Un couple de locataires, furieux de voir son bail rompu, impliqué dans un conflit de voisinage virulent, a transmis pas moins de douze commandements de payer en moins d’une année, dont le total atteint 465'000 francs. Les cibles: le bailleur et ses proches, habitant, pour certains, le même immeuble de la région lausannoise que le couple en cause. Les auteurs de ces mises aux poursuites étaient renvoyés lundi devant le tribunal pour contrainte, en compagnie d’autres protagonistes qui, eux, faisaient l’objet de plaintes en diffamation.

Pour le procureur Anton Rüsch, absent de l’audience mais qui a signé l’acte d’accusation, l’homme et la femme à l’origine des commandements de payer ont agi «dans un esprit de chicane, respectivement dans le but de mettre indûment sous pression les intéressés avec qui ils étaient en litige». En outre, les réquisitions de poursuite mentionnaient comme cause «des éléments sans aucun rapport avec la réalité et propres à ternir leur image».

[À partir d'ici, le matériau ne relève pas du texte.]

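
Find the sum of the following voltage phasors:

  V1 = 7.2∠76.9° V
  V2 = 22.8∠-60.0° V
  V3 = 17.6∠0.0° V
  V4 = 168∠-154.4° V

Step 1 — Convert each phasor to rectangular form:
  V1 = 7.2·(cos(76.9°) + j·sin(76.9°)) = 1.632 + j7.013 V
  V2 = 22.8·(cos(-60.0°) + j·sin(-60.0°)) = 11.4 - j19.75 V
  V3 = 17.6·(cos(0.0°) + j·sin(0.0°)) = 17.6 V
  V4 = 168·(cos(-154.4°) + j·sin(-154.4°)) = -151.5 - j72.59 V
Step 2 — Sum components: V_total = -120.9 - j85.32 V.
Step 3 — Convert to polar: |V_total| = 148 V, ∠V_total = -144.8°.

V_total = 148∠-144.8° V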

Venu de Suisse alémanique et se présentant comme manager, l’homme à l’origine de ces envois en rafales, très sûr de lui, justifie ses actes. Il affirme vouloir récupérer un lourd investissement dans son logement. Il accuse un des protagonistes d’avoir «ruiné son avenir professionnel» parce qu’il aurait débarqué dans un restaurant en parlant en mal de lui à ses employeurs.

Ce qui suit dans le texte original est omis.